Talia Jane’s story is relatable to many. She works in Yelp/Eat24’s customer service for minimum wage, making only $8.15 an hour after taxes. Living in San Francisco, 80 percent of her income goes to rent, so she can’t afford to fix her car or turn on her heater or even buy groceries. She lives off of a ten pound bag of rice and food in the office kitchen.
Her point is essentially that a company in San Francisco paying minimum wage ($12.25) is not paying a livable wage: “Every single one of my coworkers is struggling. They’re taking side jobs, they’re living at home. One of them started a GoFundMe because she couldn’t pay her rent. She ended up leaving the company and moving east, somewhere the minimum wage could double as a living wage.”
The ridiculously high cost of living in San Francisco makes the situation even more dire for individuals such as Talia, considering it is 62 percent higher than the U.S. average.
Talia alleges she was let go from the company only days after her public letter. She tweeted that, “Google says my work email address doesn't exist, which means [I] have officially been fired from Yelp/Eat24 for writing this.”
google says my work email address doesn't exist, which means i have officially been fired from Yelp/Eat24 for writing this.— Lady Murderface (@itsa_talia) February 20, 2016
After her post gained much traction on social media, Yelp’s CEO Jeremy Stoppelman responded to the letter on Twitter, acknowledging the difficult circumstances surrounding the Bay Area’s standard of living and claiming he had nothing to do with firing Talia.
1/5 Late last night I read Talia's medium contribution and want to acknowledge her point that the cost of living in SF is far too high.— Jeremy Stoppelman (@jeremys) February 20, 2016
2/5 I have been focused on this issue, backing anti-NIMBY group SFBARF and speaking out frequently about the need to lower cost of housing.— Jeremy Stoppelman (@jeremys) February 20, 2016
3/5 I've not been personally involved in Talia being let go and it was not because she posted a Medium letter directed at me.— Jeremy Stoppelman (@jeremys) February 20, 2016
4/5 Two sides to every HR story so Twitter army please put down the pitchforks. The reality of such a high Bay Area cost of living is...— Jeremy Stoppelman (@jeremys) February 20, 2016
5/5 entry level jobs migrate to where costs of living are lower. Have already announced we are growing EAT24 support in AZ for this reason.— Jeremy Stoppelman (@jeremys) February 20, 2016
While many people sympathized with Talia’s plight and thought she was right to point out issues with the minimum wage, others took a less empathetic approach.

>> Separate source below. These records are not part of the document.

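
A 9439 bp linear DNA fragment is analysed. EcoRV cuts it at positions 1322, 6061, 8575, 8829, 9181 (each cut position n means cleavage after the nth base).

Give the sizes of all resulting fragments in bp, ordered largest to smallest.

4739, 2514, 1322, 352, 258, 254 bp

Linear molecule, 5 cuts → 6 fragments:
  1322 − 0 = 1322 bp
  6061 − 1322 = 4739 bp
  8575 − 6061 = 2514 bp
  8829 − 8575 = 254 bp
  9181 − 8829 = 352 bp
  9439 − 9181 = 258 bp
Sorted largest to smallest: 4739, 2514, 1322, 352, 258, 254 bp.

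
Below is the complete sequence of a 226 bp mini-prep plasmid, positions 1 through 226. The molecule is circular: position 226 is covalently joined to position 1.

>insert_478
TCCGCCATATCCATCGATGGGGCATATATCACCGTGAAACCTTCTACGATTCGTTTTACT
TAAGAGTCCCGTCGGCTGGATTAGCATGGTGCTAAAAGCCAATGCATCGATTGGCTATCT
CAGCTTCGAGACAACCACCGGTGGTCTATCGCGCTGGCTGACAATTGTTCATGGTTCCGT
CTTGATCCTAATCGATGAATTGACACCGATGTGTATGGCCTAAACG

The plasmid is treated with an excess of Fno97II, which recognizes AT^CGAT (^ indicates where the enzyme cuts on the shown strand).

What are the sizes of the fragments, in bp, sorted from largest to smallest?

93, 85, 48 bp

Fno97II sites (ATCGAT) start at positions 13, 106, 191.
Fno97II cuts after base 2 of each site, so after positions 14, 107, 192.
Circular molecule, 3 cuts → 3 fragments:
  15–107 → 93 bp
  108–192 → 85 bp
  193–226 then 1–14 → 34 + 14 = 48 bp
Sorted largest to smallest: 93, 85, 48 bp.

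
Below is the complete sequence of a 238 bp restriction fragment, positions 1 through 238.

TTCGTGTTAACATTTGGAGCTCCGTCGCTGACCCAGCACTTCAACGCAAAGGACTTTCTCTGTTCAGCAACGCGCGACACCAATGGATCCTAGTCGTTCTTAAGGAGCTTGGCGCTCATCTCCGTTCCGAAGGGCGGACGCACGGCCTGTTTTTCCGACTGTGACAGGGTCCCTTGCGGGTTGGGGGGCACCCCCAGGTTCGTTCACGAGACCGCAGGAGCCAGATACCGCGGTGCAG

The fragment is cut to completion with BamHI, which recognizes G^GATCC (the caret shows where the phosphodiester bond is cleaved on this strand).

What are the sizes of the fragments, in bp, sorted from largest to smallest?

The BamHI site (GGATCC) starts at position 85.
BamHI cuts after the first base of each site, so after position 85.
Linear molecule, 1 cut → 2 fragments:
  1–85 → 85 bp
  86–238 → 153 bp
Sorted largest to smallest: 153, 85 bp.

153, 85 bp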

In a response to her post that received over 1,500 likes, a Medium user pointed out that, “[Talia] blame(s) this all on the company that employs [her] and offers [her] benefits far beyond what most other places offer for an entry level position that does NOT require a college degree, literally a position that an 18 year old can fill.”
Talia does note that she receives full health coverage from her position, but claims she cannot afford the co-pays.
The complexity of the situation is interesting. One could argue for an entry-level position that requires minimal skill, a minimum wage is adequate. Others could say that if that wage does not translate into decent living conditions, companies should automatically be paying more.
The blame seems to lie less with Yelp, specifically, and more with the general conditions surrounding the astronomical cost of living in San Francisco and the Bay Area, as well as federal and state laws it terms of the minimum wage.
Still, people working minimum wage jobs should be able to afford groceries and other human necessities without giving up 80 percent of their paycheck to rent, regardless of where they’re located.